Buy Asian Paints Ltd For Target Rs 3,305 by Geojit Financial Services Ltd
Weak demand impacted Q1FY25
APNT reported a de-growth in revenue to Rs 8,970cr, -2.3% YoY in Q1FY25 due to weak demand on account of the general election and severe heat waves. Consequently, volume growth declined to 7% YoY and value growth decreased by 3% YoY, impacted by price cuts and inferior product mixes. The management stated that there are early signs of recovery in the rural market in the month of June, and it is expected to accelerate further due to the progress in the monsoon, government spending, and the upcoming festive season. The new products contribute ~12% to overall revenue, while the economy emulsion paint Neo Bharat Latex paint shows good pickup across markets. The kitchen and bath fitting business revenue saw some green shoots, which grew by ~5% and ~10%, respectively.

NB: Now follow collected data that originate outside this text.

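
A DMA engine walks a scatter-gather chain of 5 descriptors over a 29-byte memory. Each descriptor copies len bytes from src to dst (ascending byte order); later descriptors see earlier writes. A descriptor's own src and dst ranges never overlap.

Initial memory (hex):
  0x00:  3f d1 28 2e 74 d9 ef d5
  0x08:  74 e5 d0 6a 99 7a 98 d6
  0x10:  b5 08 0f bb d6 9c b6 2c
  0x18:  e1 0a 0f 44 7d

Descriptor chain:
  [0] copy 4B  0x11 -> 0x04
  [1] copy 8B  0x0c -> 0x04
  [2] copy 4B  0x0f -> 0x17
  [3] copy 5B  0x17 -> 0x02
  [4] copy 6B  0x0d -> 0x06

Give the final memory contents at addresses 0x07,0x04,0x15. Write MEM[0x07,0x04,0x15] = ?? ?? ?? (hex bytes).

MEM[0x07,0x04,0x15] = 98 08 9c

D0: mem[0x04..0x07] <- [08 0f bb d6]
D1: mem[0x04..0x0b] <- [99 7a 98 d6 b5 08 0f bb]
D2: mem[0x17..0x1a] <- [d6 b5 08 0f]
D3: mem[0x02..0x06] <- [d6 b5 08 0f 44]
D4: mem[0x06..0x0b] <- [7a 98 d6 b5 08 0f]
query mem[0x07]=0x98, mem[0x04]=0x08, mem[0x15]=0x9c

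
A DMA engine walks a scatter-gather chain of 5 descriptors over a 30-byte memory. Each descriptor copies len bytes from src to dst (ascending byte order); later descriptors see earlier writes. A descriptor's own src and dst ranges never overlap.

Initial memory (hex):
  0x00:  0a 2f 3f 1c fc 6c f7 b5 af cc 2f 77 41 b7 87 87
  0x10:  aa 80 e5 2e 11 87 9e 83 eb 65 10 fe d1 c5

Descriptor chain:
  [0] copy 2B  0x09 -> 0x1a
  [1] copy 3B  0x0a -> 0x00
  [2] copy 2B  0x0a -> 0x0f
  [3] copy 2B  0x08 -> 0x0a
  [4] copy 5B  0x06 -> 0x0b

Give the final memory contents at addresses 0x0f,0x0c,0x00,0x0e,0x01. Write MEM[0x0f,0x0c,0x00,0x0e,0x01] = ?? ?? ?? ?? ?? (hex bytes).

D0: mem[0x1a..0x1b] <- [cc 2f]
D1: mem[0x00..0x02] <- [2f 77 41]
D2: mem[0x0f..0x10] <- [2f 77]
D3: mem[0x0a..0x0b] <- [af cc]
D4: mem[0x0b..0x0f] <- [f7 b5 af cc af]
query mem[0x0f]=0xaf, mem[0x0c]=0xb5, mem[0x00]=0x2f, mem[0x0e]=0xcc, mem[0x01]=0x77

MEM[0x0f,0x0c,0x00,0x0e,0x01] = af b5 2f cc 77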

Price hikes and festive demand to aid margin
The recent price cut and inferior product mix had impacted the gross margin, which declined by 40bps YoY to 42.5%. The other expenses increased by 14% YoY due to higher promotional activity, and employee costs increased by 24% YoY owing to a reversal of Rs 40.7cr due to a revision in the sick leave policy of certain classes of employees, which dragged the EBITDA margin to 18.9% (a fall of 422bps YoY). In July, APNY took a 1% price hike, and we expect more price hikes in the coming quarters to mitigate the cost pressure. The management maintains EBITDA margin guidance in the range of 18% to 20% in the medium term. During the quarter, reported PAT declined by ~25% YoY to Rs 1,187cr.
Key con-call highlights
* The installed capacity at the Mysuru plant has increased from 3lakh KL PA to 6lakh KL PA.

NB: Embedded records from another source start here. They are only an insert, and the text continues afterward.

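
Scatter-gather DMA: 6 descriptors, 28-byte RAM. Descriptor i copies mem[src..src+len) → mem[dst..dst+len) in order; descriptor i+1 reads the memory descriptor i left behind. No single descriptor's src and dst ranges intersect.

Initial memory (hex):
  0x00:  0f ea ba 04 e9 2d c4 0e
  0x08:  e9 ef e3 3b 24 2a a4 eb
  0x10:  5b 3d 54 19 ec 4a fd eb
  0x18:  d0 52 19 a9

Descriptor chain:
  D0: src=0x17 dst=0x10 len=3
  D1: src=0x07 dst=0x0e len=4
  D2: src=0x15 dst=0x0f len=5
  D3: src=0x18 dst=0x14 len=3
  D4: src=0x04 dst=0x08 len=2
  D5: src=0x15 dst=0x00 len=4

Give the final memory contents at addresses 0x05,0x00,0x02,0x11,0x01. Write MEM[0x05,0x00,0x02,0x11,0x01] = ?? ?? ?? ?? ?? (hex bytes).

MEM[0x05,0x00,0x02,0x11,0x01] = 2d 52 eb eb 19

  after D0: wrote 3B at 0x10 = ebd052
  after D1: wrote 4B at 0x0e = 0ee9efe3
  after D2: wrote 5B at 0x0f = 4afdebd052
  after D3: wrote 3B at 0x14 = d05219
  after D4: wrote 2B at 0x08 = e92d
  after D5: wrote 4B at 0x00 = 5219ebd0
query mem[0x05]=0x2d, mem[0x00]=0x52, mem[0x02]=0xeb, mem[0x11]=0xeb, mem[0x01]=0x19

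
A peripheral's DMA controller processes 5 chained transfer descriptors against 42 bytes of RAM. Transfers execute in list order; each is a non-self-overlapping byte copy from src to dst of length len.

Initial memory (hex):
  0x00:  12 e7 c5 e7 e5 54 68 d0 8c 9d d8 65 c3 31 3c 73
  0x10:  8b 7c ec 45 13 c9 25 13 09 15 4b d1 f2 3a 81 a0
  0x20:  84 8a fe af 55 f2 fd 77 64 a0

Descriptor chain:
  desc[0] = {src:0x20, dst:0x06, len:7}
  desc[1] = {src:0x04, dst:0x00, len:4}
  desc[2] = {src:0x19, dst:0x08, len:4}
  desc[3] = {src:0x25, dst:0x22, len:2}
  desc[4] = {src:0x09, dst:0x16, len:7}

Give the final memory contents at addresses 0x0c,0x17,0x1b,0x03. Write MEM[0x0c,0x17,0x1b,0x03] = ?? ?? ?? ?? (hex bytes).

[0] 0x20->0x06 len=7 : 84 8a fe af 55 f2 fd
[1] 0x04->0x00 len=4 : e5 54 84 8a
[2] 0x19->0x08 len=4 : 15 4b d1 f2
[3] 0x25->0x22 len=2 : f2 fd
[4] 0x09->0x16 len=7 : 4b d1 f2 fd 31 3c 73
query mem[0x0c]=0xfd, mem[0x17]=0xd1, mem[0x1b]=0x3c, mem[0x03]=0x8a

MEM[0x0c,0x17,0x1b,0x03] = fd d1 3c 8a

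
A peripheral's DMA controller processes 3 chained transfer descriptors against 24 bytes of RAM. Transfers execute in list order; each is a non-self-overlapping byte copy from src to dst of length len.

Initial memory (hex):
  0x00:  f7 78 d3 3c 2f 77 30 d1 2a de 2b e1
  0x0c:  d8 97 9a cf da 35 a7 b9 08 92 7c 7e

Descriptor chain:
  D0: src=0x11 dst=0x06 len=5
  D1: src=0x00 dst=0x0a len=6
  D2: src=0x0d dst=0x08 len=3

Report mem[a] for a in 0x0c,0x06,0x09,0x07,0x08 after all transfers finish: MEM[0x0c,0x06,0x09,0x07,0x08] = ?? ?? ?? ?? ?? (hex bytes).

  after D0: wrote 5B at 0x06 = 35a7b90892
  after D1: wrote 6B at 0x0a = f778d33c2f77
  after D2: wrote 3B at 0x08 = 3c2f77
query mem[0x0c]=0xd3, mem[0x06]=0x35, mem[0x09]=0x2f, mem[0x07]=0xa7, mem[0x08]=0x3c

MEM[0x0c,0x06,0x09,0x07,0x08] = d3 35 2f a7 3c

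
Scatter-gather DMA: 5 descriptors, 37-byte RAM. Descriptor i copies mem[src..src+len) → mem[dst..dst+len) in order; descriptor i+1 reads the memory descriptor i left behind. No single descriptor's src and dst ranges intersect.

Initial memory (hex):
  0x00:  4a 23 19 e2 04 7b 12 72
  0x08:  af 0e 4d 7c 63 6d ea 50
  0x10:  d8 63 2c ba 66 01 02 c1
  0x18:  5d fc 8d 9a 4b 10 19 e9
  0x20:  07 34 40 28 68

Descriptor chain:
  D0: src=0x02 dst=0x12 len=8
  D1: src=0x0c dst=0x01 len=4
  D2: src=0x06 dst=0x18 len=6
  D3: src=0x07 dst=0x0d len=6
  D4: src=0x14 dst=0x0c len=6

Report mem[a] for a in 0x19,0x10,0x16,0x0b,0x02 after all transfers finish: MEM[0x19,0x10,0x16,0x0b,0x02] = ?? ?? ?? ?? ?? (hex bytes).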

* APNT expect double digit volume growth in Q2FY25 due to festive demand and higher spending by government .
Valuations
We expect double digit volume in Q2FY25 due to deferred demand from the previous quarter and revival in rural demand. APNT is trading at a P/E of 53x which is at a discount of 14% to its 3yr avg. Due to comfort in valuation and positive long term outlook, we revise our rating to BUY with a TP of Rs. 3,305, based on a P/E of 50x on FY26E EPS.